A principal diferença está na quantidade reduzida de gordura entre as fibras musculares. Isso faz com que a carne tenha uma textura um pouco mais firme e menos marmorizada do que alguns cortes bovinos mais gordurosos.

Para muitos consumidores, essa característica é praticamente imperceptível em preparações do dia a dia. Em pratos como ensopados, empanadas, molhos, carnes desfiadas e cozidos, as diferenças são mínimas.

Na grelha ou na churrasqueira, porém, alguns cuidados ajudam a preservar a maciez e a suculência do alimento.

Como preparar a carne para obter os melhores resultados

Por ser mais magra, a carne de búfalo exige atenção especial durante o preparo.
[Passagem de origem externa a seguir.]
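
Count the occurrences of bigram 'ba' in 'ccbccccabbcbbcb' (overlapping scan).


Scanning 'ccbccccabbcbbcb' for bigram 'ba':
  Position 0: 'cc' -> no
  Position 1: 'cb' -> no
  Position 2: 'bc' -> no
  Position 3: 'cc' -> no
  Position 4: 'cc' -> no
  Position 5: 'cc' -> no
  Position 6: 'ca' -> no
  Position 7: 'ab' -> no
  Position 8: 'bb' -> no
  Position 9: 'bc' -> no
  Position 10: 'cb' -> no
  Position 11: 'bb' -> no
  Position 12: 'bc' -> no
  Position 13: 'cb' -> no
Total matches: 0

0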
Cozimentos excessivamente longos ou temperaturas muito altas podem provocar ressecamento.

Especialistas recomendam utilizar fogo moderado e evitar ultrapassar o ponto ideal da carne. Em bifes e cortes para churrasco, a preferência costuma ser pelo ponto suculento ou ao ponto, preservando a umidade natural da peça.

Em receitas de cozimento lento, como ensopados, guisados e panelas de longa duração, o desempenho é excelente. A carne absorve bem os temperos e mantém uma textura agradável mesmo após horas de preparo.

Outra dica importante é deixar a peça descansar por alguns minutos após sair do fogo. Esse período permite que os sucos internos se redistribuam, garantindo uma carne mais macia e saborosa.

Com preço competitivo, alto teor de proteína e características nutricionais cada vez mais valorizadas pelos consumidores, a carne de búfalo pode deixar de ser uma curiosidade regional para se tornar uma presença mais frequente na mesa de quem busca novas alternativas alimentares.